Late September I was sailing out of Charlottetown Harbour at about 2230 to arrive at Ballantynes Cove about 1000. There was a forcast for a shower around 0400 just in St Georges Bay at the entrance to Strait of Canso. With lighter wind then had been forcasted over night I arrived just of Cape George Pt. (45.57N-61.53W) at 1430 in a growing storm, winds off the bow of 50knots and gusting, with sea heights of about 25ft, with a larger one every 200 to 300 feet of about 40 feet plus. While sailing in this weather with just the main in its third reef, I was able to develop an approach which was manageable. After watching out for the large waves when they came, never expected to see back to back 40 plus waves. It was the second one which pushed me over and sinking the mast about two feet under water. The whole think happen so fast, that it was the mess in the boat that spoke of the act. It was at that moment that a new trust for my boat and a new bond that had developed. It took another hour to round the point and enter the harbour before I could clean up, which didn't take place until the next morning, because once my lines were tied I crashed completely worn out.
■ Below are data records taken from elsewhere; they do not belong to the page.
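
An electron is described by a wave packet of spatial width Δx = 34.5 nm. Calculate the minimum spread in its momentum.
1.528 × 10^-27 kg·m/s

For a wave packet, the spatial width Δx and momentum spread Δp are related by the uncertainty principle:
ΔxΔp ≥ ℏ/2

The minimum momentum spread is:
Δp_min = ℏ/(2Δx)
Δp_min = (1.055e-34 J·s) / (2 × 3.450e-08 m)
Δp_min = 1.528e-27 kg·m/s

A wave packet cannot have both a well-defined position and well-defined momentum.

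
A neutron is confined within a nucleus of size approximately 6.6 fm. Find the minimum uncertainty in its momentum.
7.989 × 10^-21 kg·m/s

Using the Heisenberg uncertainty principle:
ΔxΔp ≥ ℏ/2

With Δx ≈ L = 6.600e-15 m (the confinement size):
Δp_min = ℏ/(2Δx)
Δp_min = (1.055e-34 J·s) / (2 × 6.600e-15 m)
Δp_min = 7.989e-21 kg·m/s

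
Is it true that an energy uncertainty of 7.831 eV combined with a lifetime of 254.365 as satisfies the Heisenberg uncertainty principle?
Yes, it satisfies the uncertainty relation.

Calculate the product ΔEΔt:
ΔE = 7.831 eV = 1.255e-18 J
ΔEΔt = (1.255e-18 J) × (2.544e-16 s)
ΔEΔt = 3.191e-34 J·s

Compare to the minimum allowed value ℏ/2:
ℏ/2 = 5.273e-35 J·s

Since ΔEΔt = 3.191e-34 J·s ≥ 5.273e-35 J·s = ℏ/2,
this satisfies the uncertainty relation.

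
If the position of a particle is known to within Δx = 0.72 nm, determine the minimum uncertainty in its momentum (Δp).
7.323 × 10^-26 kg·m/s

Using the Heisenberg uncertainty principle:
ΔxΔp ≥ ℏ/2

The minimum uncertainty in momentum is:
Δp_min = ℏ/(2Δx)
Δp_min = (1.055e-34 J·s) / (2 × 7.200e-10 m)
Δp_min = 7.323e-26 kg·m/s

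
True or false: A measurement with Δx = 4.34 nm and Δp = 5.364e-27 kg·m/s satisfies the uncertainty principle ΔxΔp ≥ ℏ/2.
No, it violates the uncertainty principle (impossible measurement).

Calculate the product ΔxΔp:
ΔxΔp = (4.340e-09 m) × (5.364e-27 kg·m/s)
ΔxΔp = 2.328e-35 J·s

Compare to the minimum allowed value ℏ/2:
ℏ/2 = 5.273e-35 J·s

Since ΔxΔp = 2.328e-35 J·s < 5.273e-35 J·s = ℏ/2,
the measurement violates the uncertainty principle.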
Valiente 02-10-2008 01:23 PM

Experienced at sailing is quite relative. Some pretty famous and much travelled sailors have never been in storms, or even in over 40 knots, partly as a function of where and when they've sailed, but mainly because they've deliberately tried to avoid such situations by using practiced observations, forecasts, charts, local knowledge and so on. My impression of the Canso/Strait area is that it's pretty tight and can build up very quickly if the wind is coming from the west or north east at certain speeds. May I ask if you were harnessed to the boat and did you downflood through hatches, or were you "battened down"?
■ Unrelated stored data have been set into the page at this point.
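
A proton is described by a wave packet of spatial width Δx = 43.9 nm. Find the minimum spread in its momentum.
1.201 × 10^-27 kg·m/s

For a wave packet, the spatial width Δx and momentum spread Δp are related by the uncertainty principle:
ΔxΔp ≥ ℏ/2

The minimum momentum spread is:
Δp_min = ℏ/(2Δx)
Δp_min = (1.055e-34 J·s) / (2 × 4.390e-08 m)
Δp_min = 1.201e-27 kg·m/s

A wave packet cannot have both a well-defined position and well-defined momentum.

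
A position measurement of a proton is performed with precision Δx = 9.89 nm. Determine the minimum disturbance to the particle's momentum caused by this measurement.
5.332 × 10^-27 kg·m/s

The uncertainty principle implies that measuring position disturbs momentum:
ΔxΔp ≥ ℏ/2

When we measure position with precision Δx, we necessarily introduce a momentum uncertainty:
Δp ≥ ℏ/(2Δx)
Δp_min = (1.055e-34 J·s) / (2 × 9.890e-09 m)
Δp_min = 5.332e-27 kg·m/s

The more precisely we measure position, the greater the momentum disturbance.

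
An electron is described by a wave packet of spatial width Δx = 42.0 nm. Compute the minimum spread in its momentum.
1.255 × 10^-27 kg·m/s

For a wave packet, the spatial width Δx and momentum spread Δp are related by the uncertainty principle:
ΔxΔp ≥ ℏ/2

The minimum momentum spread is:
Δp_min = ℏ/(2Δx)
Δp_min = (1.055e-34 J·s) / (2 × 4.200e-08 m)
Δp_min = 1.255e-27 kg·m/s

A wave packet cannot have both a well-defined position and well-defined momentum.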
A concern for me in situations where I've been well over (by which I mean 60 degrees or so, not knocked down) is the soundness of my motor mounts and whether I would pollute my fuel through a submerged vent. It's made me think I should put stopcocks at the fuel vents...but I'd have to remember to open them!

tonic 02-10-2008 01:34 PM

Glad it worked out any mast damage at all. What is you keel configuration. I know the 32 had a shoal or deep-keel model. Any damage to the boat it-self.
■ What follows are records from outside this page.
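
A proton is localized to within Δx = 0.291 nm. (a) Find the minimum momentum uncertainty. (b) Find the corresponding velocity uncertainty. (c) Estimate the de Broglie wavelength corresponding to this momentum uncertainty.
(a) Δp_min = 1.812 × 10^-25 kg·m/s
(b) Δv_min = 108.332 m/s
(c) λ_dB = 3.657 nm

Step-by-step:

(a) From the uncertainty principle:
Δp_min = ℏ/(2Δx) = (1.055e-34 J·s)/(2 × 2.910e-10 m) = 1.812e-25 kg·m/s

(b) The velocity uncertainty:
Δv = Δp/m = (1.812e-25 kg·m/s)/(1.673e-27 kg) = 1.083e+02 m/s = 108.332 m/s

(c) The de Broglie wavelength for this momentum:
λ = h/p = (6.626e-34 J·s)/(1.812e-25 kg·m/s) = 3.657e-09 m = 3.657 nm

Note: The de Broglie wavelength is comparable to the localization size, as expected from wave-particle duality.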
theartfuldodger 02-10-2008 01:40 PM

The boat got no water and the there were no internal spills, as have balls installed in lines to stop back flow if and when such a thing might happen. As for being harneessed in yes, at two points and trailing a floater line of about 70 feet behind the boat. As for avoiding storms here, its not always possible, as white squalls are a common thing. On my sail from Cape Breton to Newfoundland St John's harbour across the Grand Banks was a great sail took 2 days and 14 hours. This sail was also a good schooling as I used the weather fronts to help me, tucking in behind the lows to have them suck me along. The sail was made in very late October. The Grand banks were as flat as a table top when I arrived.

theartfuldodger 02-10-2008 01:44 PM

The boat has a shoal keel, I draw 3'10", but must say that she weights much more then made as I was directed by Charlie Morgan, and the weight is low. As for the mast it just got a wash, and no instruments on the top were damaged, speaking to Raymarine products and their durability.

tonic 02-10-2008 01:54 PM

There's no substitude for the actual physical experience, sounds like you handled it well. Two more questions, where you alone and would you have done anything different if anything. Bad weather is part of sailing and a challenge, I understand that you used it to your adavantage. Thanks for sharing PEACE

theartfuldodger 02-10-2008 02:03 PM

Yes was alone as my mate likes to arrive when I make harbour when on a long sail, and personally would sooner sail solo, as then wouldn't have to worry about anyone else, as I've read in most cases the boats usaully come out okay its the crew who bail first. But this year have made my mate captain and added more stuff to make sailing easier for her. Once I have some sort of comfort zone that she might be able to handle watches then we set sail, with a five year sail plan, I find the preparation very consuming and exciting, and this site is very informative for me.